Symmetrically arranged alongside the River Thames, the ensemble of the 17th century Queen’s House, part of the last Royal Palace at Greenwich, the palatial Baroque complex of the Royal Hospital for Seamen, and the Royal Observatory founded in 1675 and surrounded by the Royal Park laid out in the 1660s by André Le Nôtre, reflects two centuries of Royal patronage and represents a high point of the work of the architects Inigo Jones (1573-1652) and Christopher Wren (1632-1723), and more widely European architecture at an important stage in its evolution. It also symbolises English artistic and scientific endeavour in the 17th and 18th centuries.

Greenwich town, which grew up at the gates of the Royal Palace, provides, with its villas and formal stuccoed terraces set around St Alphege’s church rebuilt to Hawksmoor’s designs in 1712-14, a setting and approach for the main ensemble.

Inigo Jones’ Queen’s House was the first Palladian building in Britain, and also the direct inspiration for classical houses and villas all over the country in the two centuries after it was built.

The Royal Hospital, laid out to a master plan developed by Christopher Wren in the late 17th century and built over many decades by him and other leading architects, including Nicholas Hawksmoor, is among the most outstanding group of Baroque buildings in England.

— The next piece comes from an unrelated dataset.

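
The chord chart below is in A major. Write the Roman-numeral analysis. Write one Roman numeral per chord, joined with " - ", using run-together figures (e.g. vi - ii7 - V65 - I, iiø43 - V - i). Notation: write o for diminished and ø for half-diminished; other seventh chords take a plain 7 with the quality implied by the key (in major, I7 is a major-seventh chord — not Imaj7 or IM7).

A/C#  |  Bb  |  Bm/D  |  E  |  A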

The Royal Park is a masterpiece of the application of symmetrical landscape design to irregular terrain by André Le Nôtre. It is well loved and used by residents as well as visitors to the Observatory, Old Royal Naval College and the Maritime Museum.

The Royal Observatory’s astronomical work, particularly of the scientist Robert Hooke, and John Flamsteed, the first Astronomer Royal, permitted the accurate measurement of the earth’s movement and also contributed to the development of global navigation. The Observatory is now the base-line for the world’s time zone system and for the measurement of longitude around the globe.

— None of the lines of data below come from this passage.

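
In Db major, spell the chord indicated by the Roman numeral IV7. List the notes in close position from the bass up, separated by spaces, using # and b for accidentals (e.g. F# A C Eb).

In Db major, scale degree 4 is Gb, and the diatonic chord built there is a major seventh chord.
That chord is spelled Gb-Bb-Db-F.

Gb Bb Db F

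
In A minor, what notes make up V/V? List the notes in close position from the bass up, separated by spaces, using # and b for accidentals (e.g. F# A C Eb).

B D# F#

V/V is a secondary dominant — the dominant triad of V. V in A minor is E, so the applied chord's root is B, a perfect fifth above.
Building a major triad on B gives B-D#-F#.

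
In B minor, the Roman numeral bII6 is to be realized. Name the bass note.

bII in B minor has root C; the chord is C-E-G.
The figure 6 means first inversion — the third is in the bass.

E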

Criterion (i): The public and private buildings and the Royal Park at Greenwich form an exceptional ensemble that bears witness to human artistic and creative endeavour of the highest quality.

Criterion (ii): Maritime Greenwich bears witness to European architecture at an important stage of its evolution, exemplified by the work of great architects such as Inigo Jones and Christopher Wren who, inspired by developments on the continent of Europe, each shaped the architectural development of subsequent generations, while the Park exemplifies the interaction of people and nature over two centuries.

Criterion (iv): The Palace, Royal Naval College and Royal Park demonstrate the power, patronage and influence of the Crown in the 17th and 18th centuries and its illustration through the ability to plan and integrate culture and nature into a harmonious whole.

Criterion (vi): Greenwich is associated with outstanding architectural and artistic achievements as well as with scientific endeavour of the highest quality through the development of navigation and astronomy at the Royal Observatory, leading to the establishment of the Greenwich Meridian and Greenwich Mean Time as world standards.